The President of Harvard University and her administration have decided that any person who wishes to create an official title for his or her group of single-gendered friends would no longer have access to certain leadership positions or scholarships on campus.
Be fully aware: This has nothing to do with sexual assault. Driving single-gender groups underground to protect their member’s identity only makes their activities more risk-prone. Students who may have at one point called the police to save the life of another may be more concerned with whether or not they lose their ability to attend America’s most “prestigious” university.
It is a backward policy ironically developed to address what Harvard’s administration considers backward organizations.
Harvard University has effectively established a 2nd class of students: Join any organization catered to a single gender, and you will not have access to the same quality of education afforded to students who choose not to join such clubs. The Harvard experience advertised in the university’s look books and on its website are 100% dependent on who you choose to befriend while at the university.
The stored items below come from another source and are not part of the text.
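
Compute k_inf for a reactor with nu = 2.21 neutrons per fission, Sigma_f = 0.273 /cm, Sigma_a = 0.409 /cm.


k_inf = nu * Sigma_f / Sigma_a
k_inf = 2.21 * 0.273 / 0.409
k_inf = 1.4751

1.4751


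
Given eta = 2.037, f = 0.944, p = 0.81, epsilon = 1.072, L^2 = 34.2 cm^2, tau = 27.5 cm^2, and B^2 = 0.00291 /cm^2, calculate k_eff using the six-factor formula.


k_inf = eta*f*p*eps = 2.037*0.944*0.81*1.072 = 1.669717
P_TNL = 1/(1 + L^2*B^2) = 1/(1 + 34.2*0.00291) = 0.9094861
P_FNL = exp(-B^2*tau) = exp(-0.00291*27.5) = 0.9230933
k_eff = k_inf * P_TNL * P_FNL = 1.669717 * 0.9094861 * 0.9230933
k_eff = 1.4018

1.4018


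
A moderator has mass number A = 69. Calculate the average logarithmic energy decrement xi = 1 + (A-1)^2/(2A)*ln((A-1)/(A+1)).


xi = 1 + (A-1)^2/(2A) * ln((A-1)/(A+1))
xi = 1 + (69-1)^2/(2*69) * ln((69-1)/(69 +1))
xi = 0.028707

0.028707


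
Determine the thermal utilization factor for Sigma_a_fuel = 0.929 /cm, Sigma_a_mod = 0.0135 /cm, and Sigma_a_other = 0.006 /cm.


f = Sigma_a_fuel / (Sigma_a_fuel + Sigma_a_mod + Sigma_a_other)
f = 0.929 / (0.929 + 0.0135 + 0.006)
f = 0.97944

0.97944


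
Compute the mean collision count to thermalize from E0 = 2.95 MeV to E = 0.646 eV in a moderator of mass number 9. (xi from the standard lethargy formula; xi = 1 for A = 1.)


xi = 1 + (A-1)^2/(2A)*ln((A-1)/(A+1)) = 0.2066007 (for A = 9)
n = ln(E0/E) / xi
n = ln(2.95e6 / 0.646) / 0.2066007
n = ln(4.566563e+06) / 0.2066007 = 74.222

74.222


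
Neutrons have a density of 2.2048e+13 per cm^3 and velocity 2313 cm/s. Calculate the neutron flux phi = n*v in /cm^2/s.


phi = n * v
phi = 2.2048e+13 * 2313
phi = 5.0997e+16 /cm^2/s

5.0997e+16


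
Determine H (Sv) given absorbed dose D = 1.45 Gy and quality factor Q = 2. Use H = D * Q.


H = D * Q
H = 1.45 * 2
H = 2.9000 Sv

2.9000


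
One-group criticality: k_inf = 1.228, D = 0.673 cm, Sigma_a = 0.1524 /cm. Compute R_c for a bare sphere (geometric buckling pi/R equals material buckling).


L^2 = D / Sigma_a = 0.673 / 0.1524 = 4.416010 cm^2
B_m^2 = (k_inf - 1) / L^2 = (1.228 - 1) / 4.416010 = 0.05163032 /cm^2
For a bare sphere: B_g = pi/R, so R_c = pi / sqrt(B_m^2)
R_c = pi / sqrt(0.05163032) = 13.826 cm

13.826


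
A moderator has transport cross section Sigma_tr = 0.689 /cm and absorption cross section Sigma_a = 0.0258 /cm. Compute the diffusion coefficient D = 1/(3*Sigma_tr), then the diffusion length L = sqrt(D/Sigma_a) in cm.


D = 1 / (3 * Sigma_tr) = 1 / (3 * 0.689) = 0.4837929 cm
L = sqrt(D / Sigma_a)
L = sqrt(0.4837929 / 0.0258)
L = 4.3303 cm

4.3303


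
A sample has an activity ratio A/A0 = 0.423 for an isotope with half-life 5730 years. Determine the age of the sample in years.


lambda = ln(2) / t_half = ln(2) / 5730 = 1.209681e-04 /yr
t = -ln(A/A0) / lambda
t = -ln(0.423) / 1.209681e-04
t = 7112.5 yr

7112.5


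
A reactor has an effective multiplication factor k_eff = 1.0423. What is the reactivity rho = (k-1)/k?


rho = (k_eff - 1) / k_eff
rho = (1.0423 - 1) / 1.0423
rho = 0.040583

0.040583


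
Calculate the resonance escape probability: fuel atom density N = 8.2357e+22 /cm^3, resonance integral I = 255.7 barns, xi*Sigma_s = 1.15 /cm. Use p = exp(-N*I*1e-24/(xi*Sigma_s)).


p = exp(-N * I * 1e-24 / (xi*Sigma_s))
p = exp(-8.2357e+22 * 255.7 * 1e-24 / 1.15)
p = 1.1149e-08

1.1149e-08


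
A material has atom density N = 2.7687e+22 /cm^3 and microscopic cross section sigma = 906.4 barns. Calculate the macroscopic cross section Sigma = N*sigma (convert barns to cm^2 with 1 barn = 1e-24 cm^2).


Sigma = N * sigma_barns * 1e-24
Sigma = 2.7687e+22 * 906.4 * 1e-24
Sigma = 25.095 /cm

25.095


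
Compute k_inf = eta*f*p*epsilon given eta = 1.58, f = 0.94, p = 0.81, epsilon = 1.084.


k_inf = eta * f * p * epsilon
k_inf = 1.58 * 0.94 * 0.81 * 1.084
k_inf = 1.3041

1.3041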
Any organization reminiscent of a fraternity or sorority (such as “final clubs”) will be punished for existing. Not for their actions as a group, not for their beliefs, but because they exist. The very act of associating and occasionally living with people of one gender is now immoral.
Imagine a group of women who go bowling. They call their bowling squad “Rho, Rho, Rholl,” a funny play on the Greek letter “Rho.”
Should these women be barred from receiving scholarships for excluding men from their team? Speaking of teams. . .
Harvard openly advertises and supports single-gender athletic teams and the NCAA. How are these organizations not equally regressive for their focus on dividing men and women? How do they not contribute to the societal problems the Harvard administration associates with single-gender fraternities, sororities, final clubs, etc.?
Would Harvard eliminate a suicide support group designed to help men with problems they typically face by connecting them with other men who have faced the same problems? What if it adopted a Greek-letter name? What if many of the men lived together to create a family-like support structure?
There is only one argument needed to effectively dismiss this action as ridiculous and ill-conceived: It is ridiculous and ill-conceived.
It is absurd that this action would come from the “best of the best of American mental talent.” It is backwards, as backwards as moats and student curfews. It is an extreme expression of disconnected, hypocritical academics responding to public frustrations with knee-jerk, bandaid assessments.
Maybe Harvard’s administration isn’t too different than those of the fraternities and sororities they seek to cast aside.
*Update Feb 2018: This post has been re-visited and edited for content and clarity.